Paaye pori Baagh mama (Hirak Rajar Deshe, 1980) Lyrics and Music: Satyajit Ray | Singer: Anup Ghoshal
Bagha now settled down comfortably and took his own sweet time to check the diamonds by their size, color, beauty and shine. On the other side poor Goopy not being able to sing forever poked Bagha to hurry up. Bagha then decided he had collected enough and they took the diamonds and escaped from the room as fast as possible. All along, the tiger kept a close watch on them, gently nodding its head but not able to move due to Goopy’s magical song.
The film has its dialogues in rhymes that sound very funny. For instance, when the king gives the diamond necklaces to his ministers, he said,
“Esho ake ake montri shob,
tomra jader aami pushi
tomader kaje aami bodo khushi”
(Come my dear ministers, you all who are my pets have impressed me with your work!).
Or when Goopy and Bagha wondered what would happen when they age.
Bagha said, “Aaj jaara dai hamagudi, kaal taara buroburi” (Those who are crawling today will be elderly tomorrow)
And then wondered, “Tirisher por shob daant hawa, kaimone hobe mangsho khawa” (All teeth are gone after thirty, how do you eat meat without teeth)

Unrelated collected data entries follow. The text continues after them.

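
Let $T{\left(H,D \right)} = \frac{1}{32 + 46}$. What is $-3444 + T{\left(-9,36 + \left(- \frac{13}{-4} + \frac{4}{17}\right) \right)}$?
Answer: $- \frac{268631}{78} \approx -3444.0$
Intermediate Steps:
$T{\left(H,D \right)} = \frac{1}{78}$
$-3444 + T{\left(-9,36 + \left(- \frac{13}{-4} + \frac{4}{17}\right) \right)} = -3444 + \frac{1}{78} = - \frac{268631}{78}$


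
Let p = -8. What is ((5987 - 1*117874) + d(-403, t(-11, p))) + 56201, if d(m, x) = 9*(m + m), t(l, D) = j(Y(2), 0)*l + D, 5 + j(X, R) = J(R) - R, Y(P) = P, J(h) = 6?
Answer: -62940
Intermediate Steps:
j(X, R) = 1 - R (j(X, R) = -5 + (6 - R) = 1 - R)
t(l, D) = D + l (t(l, D) = (1 - 1*0)*l + D = (1 + 0)*l + D = 1*l + D = l + D = D + l)
d(m, x) = 18*m (d(m, x) = 9*(2*m) = 18*m)
((5987 - 1*117874) + d(-403, t(-11, p))) + 56201 = ((5987 - 1*117874) + 18*(-403)) + 56201 = ((5987 - 117874) - 7254) + 56201 = (-111887 - 7254) + 56201 = -119141 + 56201 = -62940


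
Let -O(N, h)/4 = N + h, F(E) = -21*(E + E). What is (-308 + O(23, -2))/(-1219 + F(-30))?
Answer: -392/41 ≈ -9.5610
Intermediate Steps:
F(E) = -42*E
O(N, h) = -4*N - 4*h (O(N, h) = -4*(N + h) = -4*N - 4*h)
(-308 + O(23, -2))/(-1219 + F(-30)) = (-308 + (-4*23 - 4*(-2)))/(-1219 - 42*(-30)) = (-308 + (-92 + 8))/(-1219 + 1260) = (-308 - 84)/41 = -392*1/41 = -392/41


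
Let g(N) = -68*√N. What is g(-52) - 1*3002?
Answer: -3002 - 136*I*√13 ≈ -3002.0 - 490.35*I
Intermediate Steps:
g(-52) - 1*3002 = -136*I*√13 - 1*3002 = -136*I*√13 - 3002 = -3002 - 136*I*√13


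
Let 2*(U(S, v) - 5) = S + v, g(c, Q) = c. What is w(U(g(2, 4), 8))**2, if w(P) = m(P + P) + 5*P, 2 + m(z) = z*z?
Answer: 200704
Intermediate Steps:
m(z) = -2 + z**2 (m(z) = -2 + z*z = -2 + z**2)
U(S, v) = 5 + S/2 + v/2 (U(S, v) = 5 + (S + v)/2 = 5 + (S/2 + v/2) = 5 + S/2 + v/2)
w(P) = -2 + 4*P**2 + 5*P (w(P) = (-2 + (P + P)**2) + 5*P = (-2 + (2*P)**2) + 5*P = (-2 + 4*P**2) + 5*P = -2 + 4*P**2 + 5*P)
w(U(g(2, 4), 8))**2 = (-2 + 4*(5 + (1/2)*2 + (1/2)*8)**2 + 5*(5 + (1/2)*2 + (1/2)*8))**2 = (-2 + 4*(5 + 1 + 4)**2 + 5*(5 + 1 + 4))**2 = (-2 + 4*10**2 + 5*10)**2 = (-2 + 4*100 + 50)**2 = (-2 + 400 + 50)**2 = 448**2 = 200704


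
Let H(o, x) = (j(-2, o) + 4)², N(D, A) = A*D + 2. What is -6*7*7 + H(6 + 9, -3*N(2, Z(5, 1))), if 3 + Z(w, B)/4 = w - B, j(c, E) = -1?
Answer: -285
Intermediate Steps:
Z(w, B) = -12 - 4*B + 4*w (Z(w, B) = -12 + 4*(w - B) = -12 + (-4*B + 4*w) = -12 - 4*B + 4*w)
N(D, A) = 2 + A*D
H(o, x) = 9 (H(o, x) = (-1 + 4)² = 3² = 9)
-6*7*7 + H(6 + 9, -3*N(2, Z(5, 1))) = -6*7*7 + 9 = -42*7 + 9 = -294 + 9 = -285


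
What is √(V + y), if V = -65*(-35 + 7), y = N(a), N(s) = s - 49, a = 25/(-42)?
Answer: √3122994/42 ≈ 42.076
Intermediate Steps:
a = -25/42 (a = 25*(-1/42) = -25/42 ≈ -0.59524)
N(s) = -49 + s
y = -2083/42 (y = -49 - 25/42 = -2083/42 ≈ -49.595)
V = 1820 (V = -65*(-28) = 1820)
√(V + y) = √(1820 - 2083/42) = √(74357/42) = √3122994/42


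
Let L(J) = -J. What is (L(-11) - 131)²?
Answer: 14400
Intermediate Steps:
(L(-11) - 131)² = (-1*(-11) - 131)² = (11 - 131)² = (-120)² = 14400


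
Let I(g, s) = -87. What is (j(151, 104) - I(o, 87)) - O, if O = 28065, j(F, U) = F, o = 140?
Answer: -27827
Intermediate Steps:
(j(151, 104) - I(o, 87)) - O = (151 - 1*(-87)) - 1*28065 = (151 + 87) - 28065 = 238 - 28065 = -27827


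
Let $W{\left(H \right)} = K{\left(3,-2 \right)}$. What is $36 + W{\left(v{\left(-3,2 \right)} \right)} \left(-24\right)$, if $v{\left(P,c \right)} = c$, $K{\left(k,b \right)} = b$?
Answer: $84$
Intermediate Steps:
$W{\left(H \right)} = -2$
$36 + W{\left(v{\left(-3,2 \right)} \right)} \left(-24\right) = 36 - -48 = 36 + 48 = 84$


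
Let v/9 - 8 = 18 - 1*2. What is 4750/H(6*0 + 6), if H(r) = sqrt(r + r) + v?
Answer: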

The scenes which I like the most are when the brainwashed peasant started to recite his rhymes and embarrass and worry the king. Also when in the beginning whatever the king said the ministers answered it with “Theek theek (Right right)”. Also the brainwashing machine or Magaj Dholai looked just like a cement mixing machine to me with a very funny yet scary face. The scene when our heroes Goopy and Bagha showed their magical powers to the teacher and promised to help him in this war of justice is another favourite.
The Diamond King finally had a great fall as he and his ministers too were brainwashed in the Magaj Dholai machine. So when the giant statue of the king was being brought down by the people, the king and all his ministers too joined in pulling the rope and fell down in a heap with the statue.
The things which were a little confusing for me were when Bagha came with the diamonds and all the soldiers were sitting on the ground doing nothing. Also when Goopy and Bagha untied the singer whom the king had punished the singer didn’t ask anything as to who they were or from where they had come. Also after Goopy ended his song in the Jantar Mantar Ghar (laboratory) no one asked what they were doing there. Everyone including the King just stared at them in shock.